Ankle and pectoral injuries in 2010 and a painful torn biceps last year threatened to derail her career. She's back in St. Louis - her first meet since participating in the 2011 Pan Am Games - hoping to prove her comeback isn't some sort of stunt.
''I'm excited to get out in front of the crowd and let them see the true competitor come back,'' Sloan said. ''I think they thought she was gone after 2010 after worlds and 2011 at Pan Ams I had 11 stitches in my foot competing so I was a little shaky. I'm excited to bring that (true) Bridget back.''
Sloan will have to be much better than ''shaky'' to earn an invite to the Olympic Trials in San Jose later this month. U.S. women's team coordinator Martha Karolyi hasn't seen much of Sloan during the last year but thinks Sloan looks ''fit'' and knows, if healthy, Sloan could give the U.S. a much-needed boost on uneven bars.
''She's scored very well internationally before,'' Karolyi said. ''But that was before. So what I would like to see (is) that she is well prepared that thinking in two weeks at the trials she'll be back performing at the highest level.''
Being part of the conversation is enough at the moment for Sloan, who was nowhere to be found when the U.S. won team gold in Tokyo last fall. Under normal circumstances, being a world champion trying to make a second Olympic team would make her one of the favorites. Not this year. That's hardly a bad thing.
''I think it's kind of good to be on the backburner,'' Sloan said. ''I've really been under the radar these last couple months.''
Not for much longer, she hopes.
VIDEO STAR: John Orozco envisions himself an entertainer whenever his gymnastics career is over. Singing. Dancing. Acting. The whole deal.
The pop group Gym Class Heroes gave the U.S. men's national team member a head start. Orozco is the star of the video for the group's song ''Fighter,'' which features Orozco hanging out in the Bronx neighborhood he grew up in and footage of the 19-year-old working out at the U.S. Olympic Training Center.
It was a unique opportunity for Orozco to give his sport a little pop culture street cred. The shoot, however, provided some anxious moments. Not for Orozco, but his father Willie. During a portion of the video Orozco works out in a barren playground just down the street from his parents' house.
''Dad was like, `don't get hurt, don't do anything crazy,''' Orozco said with a laugh. ''I was like, `Dad, the stuff I'm doing I've done a billion times.'''
PROMOTING SAFETY: USA Gymnastics has taken another step in strengthening its safety standards, updating its participation policy to preclude non-members and non-sanctioned businesses from entering an athlete in an event.

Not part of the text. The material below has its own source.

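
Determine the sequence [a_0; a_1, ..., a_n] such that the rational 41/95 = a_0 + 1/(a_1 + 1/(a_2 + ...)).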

Beginning in August only member clubs and registered businesses may apply for membership on behalf of the athlete. Those clubs and businesses must abide by USA Gymnastics policies, which include not hiring convicted sex offenders.
If an athlete from a non-sanctioned club wants to compete in an event, they will be registered as an ''unaffiliated athlete'' and will not be permitted to win team awards or to wear any apparel referencing a gym, coach, team, or other group which is not recognized as a member of USA Gymnastics.
Under the old policy, athletes from unsanctioned gyms could compete at events under the name of their gym and wear corresponding apparel.